Writing has remained a perpetual challenge for me across my life. I won't be as bold to say that this statement is a result of perfectionism, or modesty (I'll let you be the judge if you want). The act of taking my thoughts and transcribing them, via keyboard or pen, is still one of the most frustrating and tantalizing things that I consort with on a daily basis. The First-Year Seminar class that I took the fall of my freshman year really gave me an insight on how much I would need to grow over the next three, and how mountainous the task of mastery would be. My freshman year was a long montage of me shedding any overconfidence I had in my academic abilities. By no means was I failing classes, but that first year made the contrast betweeen high-school and college incredibly sharp. I gained a new seriousness about what I was looking at. Completing a paper was no longer just an act of tipping a stone at a precipice to roll your way into a decent grade; you had to put your shoulder to its edge and push it all the way to the peak before setting it free.

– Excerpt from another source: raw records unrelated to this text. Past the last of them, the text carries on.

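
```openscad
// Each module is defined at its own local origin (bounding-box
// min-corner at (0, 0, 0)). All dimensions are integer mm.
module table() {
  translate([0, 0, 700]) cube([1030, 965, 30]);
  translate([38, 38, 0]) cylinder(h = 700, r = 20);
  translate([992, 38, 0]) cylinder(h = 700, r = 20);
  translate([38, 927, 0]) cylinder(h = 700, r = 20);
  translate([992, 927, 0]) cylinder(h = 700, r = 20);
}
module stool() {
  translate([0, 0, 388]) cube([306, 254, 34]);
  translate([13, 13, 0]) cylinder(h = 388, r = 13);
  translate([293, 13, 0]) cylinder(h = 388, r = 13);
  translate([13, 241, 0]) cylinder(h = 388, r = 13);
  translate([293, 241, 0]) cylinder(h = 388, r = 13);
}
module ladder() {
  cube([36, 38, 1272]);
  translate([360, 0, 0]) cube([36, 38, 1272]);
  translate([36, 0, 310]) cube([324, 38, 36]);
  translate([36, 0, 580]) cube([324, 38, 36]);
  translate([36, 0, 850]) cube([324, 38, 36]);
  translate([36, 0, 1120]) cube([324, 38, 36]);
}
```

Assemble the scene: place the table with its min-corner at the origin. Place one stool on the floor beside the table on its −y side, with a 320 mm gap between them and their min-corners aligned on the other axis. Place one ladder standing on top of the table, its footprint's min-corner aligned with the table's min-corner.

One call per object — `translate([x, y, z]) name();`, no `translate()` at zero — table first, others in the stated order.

table();
translate([0, -574, 0]) stool();
translate([0, 0, 730]) ladder();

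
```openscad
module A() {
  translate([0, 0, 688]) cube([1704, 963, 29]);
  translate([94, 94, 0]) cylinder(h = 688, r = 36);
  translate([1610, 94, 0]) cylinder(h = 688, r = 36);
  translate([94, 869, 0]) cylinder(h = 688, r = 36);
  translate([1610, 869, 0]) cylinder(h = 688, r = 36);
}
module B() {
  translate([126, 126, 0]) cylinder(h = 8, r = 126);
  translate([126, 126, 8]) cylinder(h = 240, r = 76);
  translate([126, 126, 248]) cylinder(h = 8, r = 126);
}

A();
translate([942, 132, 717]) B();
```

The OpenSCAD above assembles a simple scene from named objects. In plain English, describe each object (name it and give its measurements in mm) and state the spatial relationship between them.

A is a table: top 1704 mm (x) × 963 mm (y), 29 mm thick, upper face at z = 717 mm, on four round legs of 72 mm diameter, each leg's bounding box inset 58 mm from the nearest pair of top edges, running from z = 0 to the bottom of the top.

B is a spool: two coaxial disc flanges of radius 126 mm and thickness 8 mm, joined by a core cylinder of radius 76 mm and height 240 mm. The lower flange rests on z = 0 and the three cylinders share a vertical axis.

The spool is on top of the table.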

Depending on your passion, you'll be honing a certain brand of composition. The direction a Lit major might pursue in a piece would be much different from the way I might organize a research report. But one objective transcends every style: clarity. Your voice, whether it be scientific or emotional, ultimately strives to convey an idea and bring it into communicable reality. THIS IS HARD.
This weekend I've been redacting the last draft of a manuscript I've been working on all summer. I'm also starting to formulate ideas on how I want to craft a personal statement for my applications to graduate school. Both of these things have me circulating back towards the same thoughts. The education one recieves in college towards writing is not really something you measure in terms of achievement. You don't leave with a set of keys; you're given a pair of shoes. It's frustrating, but having experiences where you're humbled truly gives you perspective wherever you land. I've had three years to appreciate the patience (and yes, wisdom) of my teachers in their instruction.
College has frequently showed me the truth in many adages. One of these is that there are few moments in which we are conferred something of value with minimal effort. My education has given me a path; it'd be a waste if I decided not to walk.
Andrew is a senior psychology major from Boise, Idaho.